In comparison, the Clara 2E tends to freeze for the second before updating the whole screen, which feels like a lag when it comes to the user interface (UI) design alone.
Accessing the NLB e-book catalog through the built-in OverDrive feature is a pretty painless affair. Filling in the registration and login forms can be a bit confusing, but luckily you only need to do it once.
Notably, the e-ink screen response (likely in combination with the screen refresh animation) is not designed for smooth panning web pages, such as when the pop-up keyboard hides text fields .

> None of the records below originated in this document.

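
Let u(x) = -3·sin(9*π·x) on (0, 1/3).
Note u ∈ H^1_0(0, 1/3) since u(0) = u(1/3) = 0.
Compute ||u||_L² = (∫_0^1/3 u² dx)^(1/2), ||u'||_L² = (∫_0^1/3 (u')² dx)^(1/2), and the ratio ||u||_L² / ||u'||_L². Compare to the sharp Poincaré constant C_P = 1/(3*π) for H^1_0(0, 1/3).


||u||_L² / ||u'||_L² = 1/(9*π) < C_P = 1/(3*π).

u(x) = -3·sin(9*π·x), so u'(x) = -27*π*cos(9*π*x).
Writing u(x) = A·sin(kπx/L) with A = -3 and k = 3, use ∫_0^L sin²(kπx/L) dx = L/2 and ∫_0^L cos²(kπx/L) dx = L/2.
u² = 9·sin²(9*π·x) and (u')² = 729*π^2·cos²(9*π·x), and each of sin², cos² integrates to L/2 = 1/6 over (0, 1/3).
∫_0^1/3 u² dx = 3/2, so ||u||_L² = sqrt(6)/2.
∫_0^1/3 (u')² dx = 243*π^2/2, so ||u'||_L² = 9*sqrt(6)*π/2.
Ratio ||u||_L² / ||u'||_L² = 1/(9*π).
Sharp Poincaré constant on H^1_0(0, 1/3) is C_P = L/π = 1/(3*π), achieved by sin(3*π·x).
This is the k = 3 harmonic; the ratio L/(kπ) is strictly less than C_P = L/π, consistent with the sharp inequality ||u||_L² ≤ C_P ||u'||_L².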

After creating an OverDrive account and logging into the NLB myLibrary account through it, I was able to immediately browse the eBook collection and borrow them, with a 20-day loan each time.
The Clara 2E also supports Pocket integration. With the Companion Widget installed on your laptop, desktop or mobile device and signed in to an account, you can easily save pages to read later on the Clara 2E, as long as you sync it before you leave home.

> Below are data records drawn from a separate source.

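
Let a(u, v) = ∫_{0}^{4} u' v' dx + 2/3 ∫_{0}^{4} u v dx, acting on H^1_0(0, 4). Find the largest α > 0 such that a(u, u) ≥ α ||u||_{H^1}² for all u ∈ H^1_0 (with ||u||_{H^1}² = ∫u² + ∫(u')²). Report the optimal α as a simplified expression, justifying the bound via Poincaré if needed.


α = (π^2 + 32/3)/(π^2 + 16)

Coercivity of a(·,·) on H^1_0(0, 4) means a(u, u) ≥ α ||u||_{H^1}² for every u ∈ H^1_0.
The interval has length L = 4, and Poincaré/coercivity depend only on L. Here a(u, u) = ∫(u')² + (2/3)·∫u².
Here 0 < c = 2/3 < 1. The condition a(u,u) ≥ α||u||_{H^1}² reads (1−α)∫(u')² ≥ (α−c)∫u². Any admissible α is ≤ 1 (rapidly oscillating u have ∫u²/∫(u')² → 0), and α = 1 would force 0 ≥ (1−c)∫u², impossible since c < 1; so 1−α > 0. By the sharp Poincaré inequality on H^1_0 of an interval of length L, ∫(u')² ≥ (π/L)²∫u² with equality for the first sine mode sin(π(x−x₀)/L) (x₀ the left endpoint), so the inequality holds for all u iff (1−α)(π/L)² ≥ α − c, i.e. α ≤ ((π/L)² + c)/((π/L)² + 1) = (1 + c(L/π)²)/(1 + (L/π)²). With (π/L)² = π^2/16 and c = 2/3, the largest admissible constant is α = ((π/L)² + c)/((π/L)² + 1).
Simplifying, α = (π^2 + 32/3)/(π^2 + 16).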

Overall, the Kobo Clara 2E is a great device with great value for money. No compromises have been made on screen quality, and the construction is simple and robust enough.
I can nitpick about how the UI refreshes, but OverDrive’s seamless integration for NLB eBook access and Pocket Reader support is really handy.
That said, one very real reason you might not dive for the Clara 2E is if you’ve already invested heavily in the Amazon ecosystem.
Kobo Marketplace seems to have a fairly comparable selection of hardware, but purchases certainly cannot be transferred between the two stores.
Many avid readers likely have access to Kindle owners’ lending library through their Prime subscriptions as well, and therein lies the walled garden snag many tech players use to lock users in.
All in all, the Kobo Clara 2E is a competent eReader that I would recommend. That’s as long as you’re okay with the 6-inch screen size and aren’t already locked into the Amazon ecosystem.